Cet article est reproduit ici avec l'accord de Monde et vie (cf. monde-vie.com).
« Un catholique
s’est échappé » nous déclare tout de go Jean-Pierre Denis, le directeur de
La Vie, avec une fougue, qui donne envie de suivre le fil de sa réflexion.
Jean-Pierre Denis s’est échappé. Successeur de l’historique Georges
Hourdin, à la tête de La Vie, il n’est pas, il n’est plus un homme de Parti,
mais un homme d’Eglise. Il a ses convictions, ancrées à gauche. Mais, dans ce
livre, il s’échappe de toutes les vieilles catégories, partageant le plus simplement
du monde avec son lecteur, sa liberté et sa joie de catholique. « Catholique
retenu, je me suis échappé de la prison mentale, le jour où j’ai cessé de m’indigner
et de me cogner contre le mur de ma révolte ». Jolie confidence, non, pour
un homme de gauche?
Cela paraîtra peut-être naïf de le dire de cette façon, mais
quel que soit son positionnement, cet homme a la foi. Il s’en découvre
infiniment heureux, d’un bonheur de poète, toujours prêt à l’émerveillement et
désireux de vivre selon l’Evangile. Non pas seulement de vivre, d’ailleurs, mais
de communiquer l’évangile. C’est dans cet état d’esprit qu’il se déclare
fièrement « catholique attestataire ». Les conflits se sont multipliés
entre catholiques depuis plusieurs siècles ; aujourd’hui on ne peut plus
se dire catholique sans étiquette. Il y a les vieilles étiquettes : jésuites,
jansénistes, traditionalistes, modernistes, progressistes, pro-François,
pro-Benoît etc. Il en invente une nouvelle, une étiquette qui ne s’oppose pas à
une autre, une étiquette non partisane : attestataire. Dans « attestataire »,
il y a le vieux mot de « testis » : témoin. Sa foi veut être un
témoignage, non pas un témoignage de prédiquant, mais un témoignage spontané,
vivant. « Mon juste vit de la foi » répète saint Paul, qui a trouvé
ce mot chez Habacuc, l’un des douze petits prophètes.

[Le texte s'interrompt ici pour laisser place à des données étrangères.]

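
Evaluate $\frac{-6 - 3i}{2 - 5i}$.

Multiply numerator and denominator by conjugate (2 + 5i):
= (-6 - 3i)(2 + 5i) / (2^2 + (-5)^2)
= (3 - 36i) / 29
= 3/29 - (36/29)i


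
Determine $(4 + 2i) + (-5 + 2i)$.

(4 + (-5)) + (2 + 2)i = -1 + 4i


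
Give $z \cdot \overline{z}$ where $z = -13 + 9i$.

z * conjugate(z) = |z|^2 = a^2 + b^2
= (-13)^2 + 9^2 = 250


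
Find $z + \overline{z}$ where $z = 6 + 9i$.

z + conjugate(z) = (a + bi) + (a - bi) = 2a
= 2 * 6 = 12


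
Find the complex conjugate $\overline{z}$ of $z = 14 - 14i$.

If z = a + bi, then conjugate(z) = a - bi
conjugate(14 - 14i) = 14 + 14i


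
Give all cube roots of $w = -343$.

|w| = 343, arg(w) = 180°
Root modulus = 343^(1/3) = 7
Root arguments: θ_k = (180° + 360°k)/3 for k = 0, 1, ..., 2
Roots: 7/2 + (7*sqrt(3)/2)i, -7, 7/2 - (7*sqrt(3)/2)i


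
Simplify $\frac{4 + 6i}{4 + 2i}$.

Multiply numerator and denominator by conjugate (4 - 2i):
= (4 + 6i)(4 - 2i) / (4^2 + 2^2)
= (28 + 16i) / 20
Divide through by 4: (7 + 4i) / 5
= 7/5 + (4/5)i


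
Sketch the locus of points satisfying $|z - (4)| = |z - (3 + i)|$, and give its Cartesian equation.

|z - z1| = |z - z2| means z is equidistant from z1 and z2,
i.e. the perpendicular bisector of the segment from (4, 0) to (3, 1) (midpoint (7/2, 1/2)).
With z = x + yi, square both sides:
(x - 4)^2 + (y - 0)^2 = (x - 3)^2 + (y - 1)^2
The x^2 and y^2 terms cancel: -2x + 2y = 10 - 16 = -6
Simplify: x - y = 3
Locus: Perpendicular bisector of the segment from (4, 0) to (3, 1): the line x - y = 3


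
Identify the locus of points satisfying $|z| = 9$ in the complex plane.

|z| = 9 means sqrt(x^2 + y^2) = 9
This is a circle of radius 9 centered at the origin


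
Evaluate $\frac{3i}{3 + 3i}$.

Multiply numerator and denominator by conjugate (3 - 3i):
= (3i)(3 - 3i) / (3^2 + 3^2)
= (9 + 9i) / 18
Divide through by 9: (1 + i) / 2
= 1/2 + (1/2)i


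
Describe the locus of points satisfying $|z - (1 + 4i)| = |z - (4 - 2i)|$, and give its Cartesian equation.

|z - z1| = |z - z2| means z is equidistant from z1 and z2,
i.e. the perpendicular bisector of the segment from (1, 4) to (4, -2) (midpoint (5/2, 1)).
With z = x + yi, square both sides:
(x - 1)^2 + (y - 4)^2 = (x - 4)^2 + (y - (-2))^2
The x^2 and y^2 terms cancel: 6x + (-12)y = 20 - 17 = 3
Simplify: 2x - 4y = 1
Locus: Perpendicular bisector of the segment from (1, 4) to (4, -2): the line 2x - 4y = 1


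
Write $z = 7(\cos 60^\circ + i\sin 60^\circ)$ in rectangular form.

a = r cos θ = 7 * 1/2 = 7/2
b = r sin θ = 7 * sqrt(3)/2 = 7*sqrt(3)/2
z = 7/2 + (7*sqrt(3)/2)i


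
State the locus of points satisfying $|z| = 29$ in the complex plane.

|z| = 29 means sqrt(x^2 + y^2) = 29
This is a circle of radius 29 centered at the origin


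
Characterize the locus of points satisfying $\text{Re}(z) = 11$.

Re(z) = x where z = x + yi; the equation x = 11 is satisfied by all points with that x-coordinate
Locus: Vertical line x = 11


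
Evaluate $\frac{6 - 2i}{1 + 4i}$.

Multiply numerator and denominator by conjugate (1 - 4i):
= (6 - 2i)(1 - 4i) / (1^2 + 4^2)
= (-2 - 26i) / 17
= -2/17 - (26/17)i


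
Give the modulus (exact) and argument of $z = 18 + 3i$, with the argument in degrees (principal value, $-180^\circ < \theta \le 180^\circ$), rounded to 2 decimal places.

|z| = sqrt(18^2 + 3^2) = sqrt(333)
arg(z) = arctan(b/a) = arctan(3/18) (quadrant-adjusted) = 9.46°


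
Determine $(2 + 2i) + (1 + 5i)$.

(2 + 1) + (2 + 5)i = 3 + 7i


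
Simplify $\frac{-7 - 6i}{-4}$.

Divisor is real, so divide each part by -4:
= 7/4 + (3/2)i


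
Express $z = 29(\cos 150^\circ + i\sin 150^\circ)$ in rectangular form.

a = r cos θ = 29 * -sqrt(3)/2 = -29*sqrt(3)/2
b = r sin θ = 29 * 1/2 = 29/2
z = -29*sqrt(3)/2 + (29/2)i


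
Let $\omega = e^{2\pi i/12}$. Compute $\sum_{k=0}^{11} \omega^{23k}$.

Let ζ = ω^23 = e^(2πi·23/12). Since 12 ∤ 23, ζ ≠ 1.
Sum = Σ_{k=0}^{11} ζ^k = (ζ^12 - 1)/(ζ - 1) = (ω^{23·12} - 1)/(ζ - 1) = (1 - 1)/(ζ - 1) = 0


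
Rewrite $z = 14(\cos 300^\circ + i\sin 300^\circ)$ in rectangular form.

a = r cos θ = 14 * 1/2 = 7
b = r sin θ = 14 * -sqrt(3)/2 = -7*sqrt(3)
z = 7 - 7*sqrt(3)i


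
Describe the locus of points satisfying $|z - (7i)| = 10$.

|z - z0| = r describes a circle centered at z0 with radius r
Here z0 = 7i and r = 10
Locus: Circle centered at (0, 7) with radius 10


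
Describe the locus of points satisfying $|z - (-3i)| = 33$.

|z - z0| = r describes a circle centered at z0 with radius r
Here z0 = -3i and r = 33
Locus: Circle centered at (0, -3) with radius 33


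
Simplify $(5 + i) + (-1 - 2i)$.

(5 + (-1)) + (1 + (-2))i = 4 - i


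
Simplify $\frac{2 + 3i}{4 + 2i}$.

Multiply numerator and denominator by conjugate (4 - 2i):
= (2 + 3i)(4 - 2i) / (4^2 + 2^2)
= (14 + 8i) / 20
Divide through by 2: (7 + 4i) / 10
= 7/10 + (2/5)i


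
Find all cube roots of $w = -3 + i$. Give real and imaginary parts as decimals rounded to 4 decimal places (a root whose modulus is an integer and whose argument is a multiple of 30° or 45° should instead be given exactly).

|w| = sqrt(10) ≈ 3.162278, arg(w) ≈ 161.565051°
Root modulus = sqrt(10)^(1/3) ≈ 1.467799
Root arguments: θ_k = (arg(w) + 360°k)/3 for k = 0, 1, ..., 2
Compute each root as (root modulus)(cos θ_k + i sin θ_k) using full-precision intermediates, then round to 4 decimal places.
Roots: 0.8658 + 1.1853i, -1.4594 + 0.1571i, 0.5936 - 1.3424i


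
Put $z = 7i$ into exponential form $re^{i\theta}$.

r = |z| = sqrt((0)^2 + (7)^2) = sqrt(0 + 49) = sqrt(49) = 7
a = 0 and b > 0, so z lies on the positive imaginary axis: θ = 90° = π/2
z = 7e^(i*π/2)


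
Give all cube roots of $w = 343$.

|w| = 343, arg(w) = 0°
Root modulus = 343^(1/3) = 7
Root arguments: θ_k = (0° + 360°k)/3 for k = 0, 1, ..., 2
Roots: 7, -7/2 + (7*sqrt(3)/2)i, -7/2 - (7*sqrt(3)/2)i


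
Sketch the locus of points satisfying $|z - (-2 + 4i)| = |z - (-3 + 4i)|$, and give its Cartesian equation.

|z - z1| = |z - z2| means z is equidistant from z1 and z2,
i.e. the perpendicular bisector of the segment from (-2, 4) to (-3, 4) (midpoint (-5/2, 4)).
With z = x + yi, square both sides:
(x - (-2))^2 + (y - 4)^2 = (x - (-3))^2 + (y - 4)^2
The x^2 and y^2 terms cancel: -2x + 0y = 25 - 20 = 5
Simplify: x = -5/2
Locus: Perpendicular bisector of the segment from (-2, 4) to (-3, 4): the line x = -5/2


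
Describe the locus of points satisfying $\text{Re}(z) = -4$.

Re(z) = x where z = x + yi; the equation x = -4 is satisfied by all points with that x-coordinate
Locus: Vertical line x = -4


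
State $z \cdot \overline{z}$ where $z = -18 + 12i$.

z * conjugate(z) = |z|^2 = a^2 + b^2
= (-18)^2 + 12^2 = 468


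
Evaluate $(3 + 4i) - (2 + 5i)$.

(3 - 2) + (4 - 5)i = 1 - i


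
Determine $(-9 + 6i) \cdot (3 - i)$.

(a1*a2 - b1*b2) + (a1*b2 + b1*a2)i
= (-27 - (-6)) + (9 + 18)i
= -21 + 27i


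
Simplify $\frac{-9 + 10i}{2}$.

Divisor is real, so divide each part by 2:
= -9/2 + 5i


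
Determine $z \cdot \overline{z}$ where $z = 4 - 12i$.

z * conjugate(z) = |z|^2 = a^2 + b^2
= 4^2 + (-12)^2 = 160


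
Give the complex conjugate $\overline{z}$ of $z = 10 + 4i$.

If z = a + bi, then conjugate(z) = a - bi
conjugate(10 + 4i) = 10 - 4i


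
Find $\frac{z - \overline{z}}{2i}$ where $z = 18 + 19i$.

z - conjugate(z) = 2bi
(z - conjugate(z))/(2i) = 2bi/(2i) = b = 19


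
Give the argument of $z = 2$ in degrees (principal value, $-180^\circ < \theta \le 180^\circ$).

b = 0 and a > 0, so z lies on the positive real axis: θ = 0°


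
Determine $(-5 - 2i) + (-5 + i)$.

(-5 + (-5)) + (-2 + 1)i = -10 - i


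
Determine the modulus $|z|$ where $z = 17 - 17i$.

|z| = sqrt(a^2 + b^2) = sqrt(17^2 + (-17)^2) = sqrt(578) = sqrt(578)


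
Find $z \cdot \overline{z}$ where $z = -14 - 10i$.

z * conjugate(z) = |z|^2 = a^2 + b^2
= (-14)^2 + (-10)^2 = 296


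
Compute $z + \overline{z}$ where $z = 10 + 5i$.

z + conjugate(z) = (a + bi) + (a - bi) = 2a
= 2 * 10 = 20


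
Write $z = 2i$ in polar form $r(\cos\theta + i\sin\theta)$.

r = |z| = sqrt(a^2 + b^2) = sqrt((0)^2 + (2)^2) = sqrt(0 + 4) = sqrt(4) = 2
a = 0 and b > 0, so z lies on the positive imaginary axis: θ = 90°
z = 2(cos 90° + i sin 90°)


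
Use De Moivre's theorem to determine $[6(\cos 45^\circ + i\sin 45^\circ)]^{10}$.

By De Moivre: z^n = r^n(cos(nθ) + i sin(nθ))
= 6^10(cos(10*45°) + i sin(10*45°))
= 60466176(cos 90° + i sin 90°)
= 60466176i


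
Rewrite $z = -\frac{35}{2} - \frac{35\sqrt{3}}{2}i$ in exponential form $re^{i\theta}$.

r = |z| = sqrt((-35/2)^2 + (-35*sqrt(3)/2)^2) = sqrt(1225/4 + 3675/4) = sqrt(1225) = 35
θ = arctan(b/a) = arctan(-30.3109/-17.5) (quadrant-adjusted) = -120° = -2π/3
z = 35e^(-i*2π/3)


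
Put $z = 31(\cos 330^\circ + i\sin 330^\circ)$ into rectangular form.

a = r cos θ = 31 * sqrt(3)/2 = 31*sqrt(3)/2
b = r sin θ = 31 * -1/2 = -31/2
z = 31*sqrt(3)/2 - (31/2)i


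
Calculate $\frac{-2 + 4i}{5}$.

Divisor is real, so divide each part by 5:
= -2/5 + (4/5)i


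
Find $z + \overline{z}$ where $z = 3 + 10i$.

z + conjugate(z) = (a + bi) + (a - bi) = 2a
= 2 * 3 = 6


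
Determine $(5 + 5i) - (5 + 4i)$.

(5 - 5) + (5 - 4)i = i


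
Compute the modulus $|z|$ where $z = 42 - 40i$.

|z| = sqrt(a^2 + b^2) = sqrt(42^2 + (-40)^2) = sqrt(3364) = 58


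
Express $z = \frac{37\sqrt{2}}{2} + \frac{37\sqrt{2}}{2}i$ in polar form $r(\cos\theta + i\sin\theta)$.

r = |z| = sqrt(a^2 + b^2) = sqrt((37*sqrt(2)/2)^2 + (37*sqrt(2)/2)^2) = sqrt(1369/2 + 1369/2) = sqrt(1369) = 37
θ = arctan(b/a) = arctan(26.163/26.163) (quadrant-adjusted) = 45°
z = 37(cos 45° + i sin 45°)


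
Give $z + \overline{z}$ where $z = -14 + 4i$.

z + conjugate(z) = (a + bi) + (a - bi) = 2a
= 2 * (-14) = -28


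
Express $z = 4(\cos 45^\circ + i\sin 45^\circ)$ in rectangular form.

a = r cos θ = 4 * sqrt(2)/2 = 2*sqrt(2)
b = r sin θ = 4 * sqrt(2)/2 = 2*sqrt(2)
z = 2*sqrt(2) + 2*sqrt(2)i


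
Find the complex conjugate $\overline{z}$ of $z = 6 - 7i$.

If z = a + bi, then conjugate(z) = a - bi
conjugate(6 - 7i) = 6 + 7i


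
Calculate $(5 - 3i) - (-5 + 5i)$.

(5 - (-5)) + (-3 - 5)i = 10 - 8i


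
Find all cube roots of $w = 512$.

|w| = 512, arg(w) = 0°
Root modulus = 512^(1/3) = 8
Root arguments: θ_k = (0° + 360°k)/3 for k = 0, 1, ..., 2
Roots: 8, -4 + 4*sqrt(3)i, -4 - 4*sqrt(3)i


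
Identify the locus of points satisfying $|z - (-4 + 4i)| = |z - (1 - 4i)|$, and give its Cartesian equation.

|z - z1| = |z - z2| means z is equidistant from z1 and z2,
i.e. the perpendicular bisector of the segment from (-4, 4) to (1, -4) (midpoint (-3/2, 0)).
With z = x + yi, square both sides:
(x - (-4))^2 + (y - 4)^2 = (x - 1)^2 + (y - (-4))^2
The x^2 and y^2 terms cancel: 10x + (-16)y = 17 - 32 = -15
Simplify: 10x - 16y = -15
Locus: Perpendicular bisector of the segment from (-4, 4) to (1, -4): the line 10x - 16y = -15


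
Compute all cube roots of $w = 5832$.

|w| = 5832, arg(w) = 0°
Root modulus = 5832^(1/3) = 18
Root arguments: θ_k = (0° + 360°k)/3 for k = 0, 1, ..., 2
Roots: 18, -9 + 9*sqrt(3)i, -9 - 9*sqrt(3)i


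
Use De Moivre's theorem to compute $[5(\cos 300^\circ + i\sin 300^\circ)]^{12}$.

By De Moivre: z^n = r^n(cos(nθ) + i sin(nθ))
= 5^12(cos(12*300°) + i sin(12*300°))
= 244140625(cos 0° + i sin 0°)
= 244140625


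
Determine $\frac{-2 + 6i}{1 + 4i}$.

Multiply numerator and denominator by conjugate (1 - 4i):
= (-2 + 6i)(1 - 4i) / (1^2 + 4^2)
= (22 + 14i) / 17
= 22/17 + (14/17)i


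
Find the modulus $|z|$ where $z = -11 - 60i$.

|z| = sqrt(a^2 + b^2) = sqrt((-11)^2 + (-60)^2) = sqrt(3721) = 61


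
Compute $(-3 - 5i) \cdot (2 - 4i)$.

(a1*a2 - b1*b2) + (a1*b2 + b1*a2)i
= (-6 - 20) + (12 + (-10))i
= -26 + 2i


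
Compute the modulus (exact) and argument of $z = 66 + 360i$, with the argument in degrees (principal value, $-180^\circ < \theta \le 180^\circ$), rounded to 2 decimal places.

|z| = sqrt(66^2 + 360^2) = 366
arg(z) = arctan(b/a) = arctan(360/66) (quadrant-adjusted) = 79.61°


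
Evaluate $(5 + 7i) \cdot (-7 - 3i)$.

(a1*a2 - b1*b2) + (a1*b2 + b1*a2)i
= (-35 - (-21)) + (-15 + (-49))i
= -14 - 64i


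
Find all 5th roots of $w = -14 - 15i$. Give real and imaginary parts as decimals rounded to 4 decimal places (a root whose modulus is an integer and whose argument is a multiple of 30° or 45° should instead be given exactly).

|w| = sqrt(421) ≈ 20.518285, arg(w) ≈ 226.974934°
Root modulus = sqrt(421)^(1/5) ≈ 1.829904
Root arguments: θ_k = (arg(w) + 360°k)/5 for k = 0, 1, ..., 4
Compute each root as (root modulus)(cos θ_k + i sin θ_k) using full-precision intermediates, then round to 4 decimal places.
Roots: 1.2850 + 1.3028i, -0.8420 + 1.6247i, -1.8054 - 0.2987i, -0.2738 - 1.8093i, 1.6361 - 0.8195i


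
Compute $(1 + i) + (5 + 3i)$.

(1 + 5) + (1 + 3)i = 6 + 4i


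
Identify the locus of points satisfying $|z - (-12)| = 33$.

|z - z0| = r describes a circle centered at z0 with radius r
Here z0 = -12 and r = 33
Locus: Circle centered at (-12, 0) with radius 33


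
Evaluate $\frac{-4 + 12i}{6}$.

Divisor is real, so divide each part by 6:
= -2/3 + 2i


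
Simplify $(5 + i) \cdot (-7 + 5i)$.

(a1*a2 - b1*b2) + (a1*b2 + b1*a2)i
= (-35 - 5) + (25 + (-7))i
= -40 + 18i


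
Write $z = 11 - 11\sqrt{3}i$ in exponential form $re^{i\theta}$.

r = |z| = sqrt((11)^2 + (-11*sqrt(3))^2) = sqrt(121 + 363) = sqrt(484) = 22
θ = arctan(b/a) = arctan(-19.0526/11) (quadrant-adjusted) = -60° = -π/3
z = 22e^(-i*π/3)


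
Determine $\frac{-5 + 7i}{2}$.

Divisor is real, so divide each part by 2:
= -5/2 + (7/2)i


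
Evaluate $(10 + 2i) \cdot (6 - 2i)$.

(a1*a2 - b1*b2) + (a1*b2 + b1*a2)i
= (60 - (-4)) + (-20 + 12)i
= 64 - 8i


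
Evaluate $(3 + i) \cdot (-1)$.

(a1*a2 - b1*b2) + (a1*b2 + b1*a2)i
= (-3 - 0) + (0 + (-1))i
= -3 - i


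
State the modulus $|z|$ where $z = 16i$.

|z| = sqrt(a^2 + b^2) = sqrt(0^2 + 16^2) = sqrt(256) = 16


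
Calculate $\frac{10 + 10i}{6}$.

Divisor is real, so divide each part by 6:
= 5/3 + (5/3)i


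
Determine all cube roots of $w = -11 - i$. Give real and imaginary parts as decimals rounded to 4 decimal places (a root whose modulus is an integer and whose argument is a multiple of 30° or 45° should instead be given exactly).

|w| = sqrt(122) ≈ 11.045361, arg(w) ≈ 185.194429°
Root modulus = sqrt(122)^(1/3) ≈ 2.227033
Root arguments: θ_k = (arg(w) + 360°k)/3 for k = 0, 1, ..., 2
Compute each root as (root modulus)(cos θ_k + i sin θ_k) using full-precision intermediates, then round to 4 decimal places.
Roots: 1.0547 + 1.9614i, -2.2260 - 0.0673i, 1.1713 - 1.8941i


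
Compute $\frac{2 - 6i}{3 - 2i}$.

Multiply numerator and denominator by conjugate (3 + 2i):
= (2 - 6i)(3 + 2i) / (3^2 + (-2)^2)
= (18 - 14i) / 13
= 18/13 - (14/13)i


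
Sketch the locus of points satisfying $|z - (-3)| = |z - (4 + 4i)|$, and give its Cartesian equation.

|z - z1| = |z - z2| means z is equidistant from z1 and z2,
i.e. the perpendicular bisector of the segment from (-3, 0) to (4, 4) (midpoint (1/2, 2)).
With z = x + yi, square both sides:
(x - (-3))^2 + (y - 0)^2 = (x - 4)^2 + (y - 4)^2
The x^2 and y^2 terms cancel: 14x + 8y = 32 - 9 = 23
Simplify: 14x + 8y = 23
Locus: Perpendicular bisector of the segment from (-3, 0) to (4, 4): the line 14x + 8y = 23


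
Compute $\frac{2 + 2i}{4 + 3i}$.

Multiply numerator and denominator by conjugate (4 - 3i):
= (2 + 2i)(4 - 3i) / (4^2 + 3^2)
= (14 + 2i) / 25
= 14/25 + (2/25)i


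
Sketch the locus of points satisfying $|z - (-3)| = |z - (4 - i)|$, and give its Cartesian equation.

|z - z1| = |z - z2| means z is equidistant from z1 and z2,
i.e. the perpendicular bisector of the segment from (-3, 0) to (4, -1) (midpoint (1/2, -1/2)).
With z = x + yi, square both sides:
(x - (-3))^2 + (y - 0)^2 = (x - 4)^2 + (y - (-1))^2
The x^2 and y^2 terms cancel: 14x + (-2)y = 17 - 9 = 8
Simplify: 7x - y = 4
Locus: Perpendicular bisector of the segment from (-3, 0) to (4, -1): the line 7x - y = 4


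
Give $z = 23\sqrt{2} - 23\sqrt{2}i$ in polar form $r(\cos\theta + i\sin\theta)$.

r = |z| = sqrt(a^2 + b^2) = sqrt((23*sqrt(2))^2 + (-23*sqrt(2))^2) = sqrt(1058 + 1058) = sqrt(2116) = 46
θ = arctan(b/a) = arctan(-32.5269/32.5269) (quadrant-adjusted) = 315°
z = 46(cos 315° + i sin 315°)


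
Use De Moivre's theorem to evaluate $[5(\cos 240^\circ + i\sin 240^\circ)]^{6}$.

By De Moivre: z^n = r^n(cos(nθ) + i sin(nθ))
= 5^6(cos(6*240°) + i sin(6*240°))
= 15625(cos 0° + i sin 0°)
= 15625


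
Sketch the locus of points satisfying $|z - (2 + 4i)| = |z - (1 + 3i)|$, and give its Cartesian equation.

|z - z1| = |z - z2| means z is equidistant from z1 and z2,
i.e. the perpendicular bisector of the segment from (2, 4) to (1, 3) (midpoint (3/2, 7/2)).
With z = x + yi, square both sides:
(x - 2)^2 + (y - 4)^2 = (x - 1)^2 + (y - 3)^2
The x^2 and y^2 terms cancel: -2x + (-2)y = 10 - 20 = -10
Simplify: x + y = 5
Locus: Perpendicular bisector of the segment from (2, 4) to (1, 3): the line x + y = 5


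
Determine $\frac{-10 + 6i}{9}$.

Divisor is real, so divide each part by 9:
= -10/9 + (2/3)i


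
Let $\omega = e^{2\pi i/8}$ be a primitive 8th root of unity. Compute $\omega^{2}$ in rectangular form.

ω^2 = e^(2πi·2/8) = e^(i·1π/2)
= cos(1π/2) + i sin(1π/2)
= i


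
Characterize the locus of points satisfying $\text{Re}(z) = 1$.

Re(z) = x where z = x + yi; the equation x = 1 is satisfied by all points with that x-coordinate
Locus: Vertical line x = 1


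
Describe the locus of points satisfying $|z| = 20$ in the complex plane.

|z| = 20 means sqrt(x^2 + y^2) = 20
This is a circle of radius 20 centered at the origin


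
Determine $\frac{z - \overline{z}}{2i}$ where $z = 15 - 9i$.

z - conjugate(z) = 2bi
(z - conjugate(z))/(2i) = 2bi/(2i) = b = -9


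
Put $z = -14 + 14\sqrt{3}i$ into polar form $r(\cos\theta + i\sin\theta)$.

r = |z| = sqrt(a^2 + b^2) = sqrt((-14)^2 + (14*sqrt(3))^2) = sqrt(196 + 588) = sqrt(784) = 28
θ = arctan(b/a) = arctan(24.2487/-14) (quadrant-adjusted) = 120°
z = 28(cos 120° + i sin 120°)


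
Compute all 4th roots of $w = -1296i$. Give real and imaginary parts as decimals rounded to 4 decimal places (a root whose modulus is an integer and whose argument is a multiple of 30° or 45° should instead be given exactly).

|w| = 1296, arg(w) = 270°
Root modulus = 1296^(1/4) = 6
Root arguments: θ_k = (270° + 360°k)/4 for k = 0, 1, ..., 3
Compute each root as (root modulus)(cos θ_k + i sin θ_k) using full-precision intermediates, then round to 4 decimal places.
Roots: 2.2961 + 5.5433i, -5.5433 + 2.2961i, -2.2961 - 5.5433i, 5.5433 - 2.2961i


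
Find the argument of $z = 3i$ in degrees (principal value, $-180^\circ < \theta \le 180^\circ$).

a = 0 and b > 0, so z lies on the positive imaginary axis: θ = 90°


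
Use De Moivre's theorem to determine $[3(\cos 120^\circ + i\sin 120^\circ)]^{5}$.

By De Moivre: z^n = r^n(cos(nθ) + i sin(nθ))
= 3^5(cos(5*120°) + i sin(5*120°))
= 243(cos 240° + i sin 240°)
= -243/2 - (243*sqrt(3)/2)i


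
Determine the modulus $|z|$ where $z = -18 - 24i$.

|z| = sqrt(a^2 + b^2) = sqrt((-18)^2 + (-24)^2) = sqrt(900) = 30


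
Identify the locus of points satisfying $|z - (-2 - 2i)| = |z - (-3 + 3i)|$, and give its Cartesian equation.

|z - z1| = |z - z2| means z is equidistant from z1 and z2,
i.e. the perpendicular bisector of the segment from (-2, -2) to (-3, 3) (midpoint (-5/2, 1/2)).
With z = x + yi, square both sides:
(x - (-2))^2 + (y - (-2))^2 = (x - (-3))^2 + (y - 3)^2
The x^2 and y^2 terms cancel: -2x + 10y = 18 - 8 = 10
Simplify: x - 5y = -5
Locus: Perpendicular bisector of the segment from (-2, -2) to (-3, 3): the line x - 5y = -5


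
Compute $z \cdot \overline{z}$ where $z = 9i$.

z * conjugate(z) = |z|^2 = a^2 + b^2
= 0^2 + 9^2 = 81


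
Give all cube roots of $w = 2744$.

|w| = 2744, arg(w) = 0°
Root modulus = 2744^(1/3) = 14
Root arguments: θ_k = (0° + 360°k)/3 for k = 0, 1, ..., 2
Roots: 14, -7 + 7*sqrt(3)i, -7 - 7*sqrt(3)i


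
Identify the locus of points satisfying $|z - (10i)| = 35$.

|z - z0| = r describes a circle centered at z0 with radius r
Here z0 = 10i and r = 35
Locus: Circle centered at (0, 10) with radius 35


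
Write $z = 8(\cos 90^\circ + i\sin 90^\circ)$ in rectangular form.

a = r cos θ = 8 * 0 = 0
b = r sin θ = 8 * 1 = 8
z = 8i


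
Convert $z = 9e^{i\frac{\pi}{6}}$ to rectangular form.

a = r cos θ = 9 * sqrt(3)/2 = 9*sqrt(3)/2
b = r sin θ = 9 * 1/2 = 9/2
z = 9*sqrt(3)/2 + (9/2)i


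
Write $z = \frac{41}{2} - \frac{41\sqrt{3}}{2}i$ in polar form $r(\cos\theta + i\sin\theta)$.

r = |z| = sqrt(a^2 + b^2) = sqrt((41/2)^2 + (-41*sqrt(3)/2)^2) = sqrt(1681/4 + 5043/4) = sqrt(1681) = 41
θ = arctan(b/a) = arctan(-35.507/20.5) (quadrant-adjusted) = 300°
z = 41(cos 300° + i sin 300°)


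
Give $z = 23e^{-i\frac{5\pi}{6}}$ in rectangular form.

a = r cos θ = 23 * -sqrt(3)/2 = -23*sqrt(3)/2
b = r sin θ = 23 * -1/2 = -23/2
z = -23*sqrt(3)/2 - (23/2)i


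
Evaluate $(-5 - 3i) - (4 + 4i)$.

(-5 - 4) + (-3 - 4)i = -9 - 7i


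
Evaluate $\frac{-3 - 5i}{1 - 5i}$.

Multiply numerator and denominator by conjugate (1 + 5i):
= (-3 - 5i)(1 + 5i) / (1^2 + (-5)^2)
= (22 - 20i) / 26
Divide through by 2: (11 - 10i) / 13
= 11/13 - (10/13)i


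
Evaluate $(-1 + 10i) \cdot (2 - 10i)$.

(a1*a2 - b1*b2) + (a1*b2 + b1*a2)i
= (-2 - (-100)) + (10 + 20)i
= 98 + 30i


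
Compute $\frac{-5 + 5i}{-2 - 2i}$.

Multiply numerator and denominator by conjugate (-2 + 2i):
= (-5 + 5i)(-2 + 2i) / ((-2)^2 + (-2)^2)
= (-20i) / 8
Divide through by 4: (-5i) / 2
= 0 - (5/2)i


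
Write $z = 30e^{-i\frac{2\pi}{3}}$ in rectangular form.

a = r cos θ = 30 * -1/2 = -15
b = r sin θ = 30 * -sqrt(3)/2 = -15*sqrt(3)
z = -15 - 15*sqrt(3)i


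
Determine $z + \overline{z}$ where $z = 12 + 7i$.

z + conjugate(z) = (a + bi) + (a - bi) = 2a
= 2 * 12 = 24


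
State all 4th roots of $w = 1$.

|w| = 1, arg(w) = 0°
Root modulus = 1^(1/4) = 1
Root arguments: θ_k = (0° + 360°k)/4 for k = 0, 1, ..., 3
Roots: 1, i, -1, -i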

Et l’Eglise dans tout ça ?
Et parce que, chrétien, il n’a peur de rien, le journaliste
cède définitivement la place au poète, qui nous emmène encore plus loin, jusqu’à
Dieu même. Et là, il trouve encore des mots : « Depuis », il
veut dire depuis sa conversion réelle, depuis sa libération, « Depuis, je
crois en un christianisme désarmé. Qui peut professer autre chose et se dire le
disciple de celui qui s’est fait obéissant jusqu’à la mort ? La faiblesse
de Dieu n’est pas son crépuscule, mais sa forme christique. Elle n’est pas sans
puissance puisqu’elle sauve ». Saint Paul le disait déjà : « C’est
quand je suis faible que je suis fort ». Quelle plus belle expérience qu’une
faiblesse qui sauve ? Quoi de plus rassérénant que d’expérimenter cette
faiblesse-là en soi-même?
Jean-Pierre Denis ne nous parle pas seulement de l’intimité
de sa foi, mais tout ce dont il nous parle est baigné par cette lumière
intérieure, qu’il fait remonter aux derniers moments de la vie de son père et à
la question qu’il lui a posée, bien fatigué : « Dis-moi quel est le
chemin ? ». Cette question ouvre et ferme le volume. C’est une
question qu’il pose aussi à l’Eglise, après se l’être adressée à lui-même. Il
énumère sept défauts de cette Eglise, mais assurément la liste n’est pas
limitative. Il interprète aussi, avec finesse, le vilain mot du pape François
sur le devoir d’aller aux périphéries : pour lui ces périphéries désignent
d’abord « le fond résiduel », celui des « catholiques zombies »
(Emmanuel Todd), qui ont encore une tradition religieuse, mais dont la foi
décline lentement. Et pour justifier son interprétation audacieuse, il a ce mot
de commerçant avisé : « On a plus de chance de faire des affaires
avec des acheteurs déçus ou lassés qu’avec ceux qui n’ont pas encore fait la
moindre emplette ». Il faut que l’Eglise ait le courage d’aller à la
rencontre de ceux qu’elle a déçu ou lassé!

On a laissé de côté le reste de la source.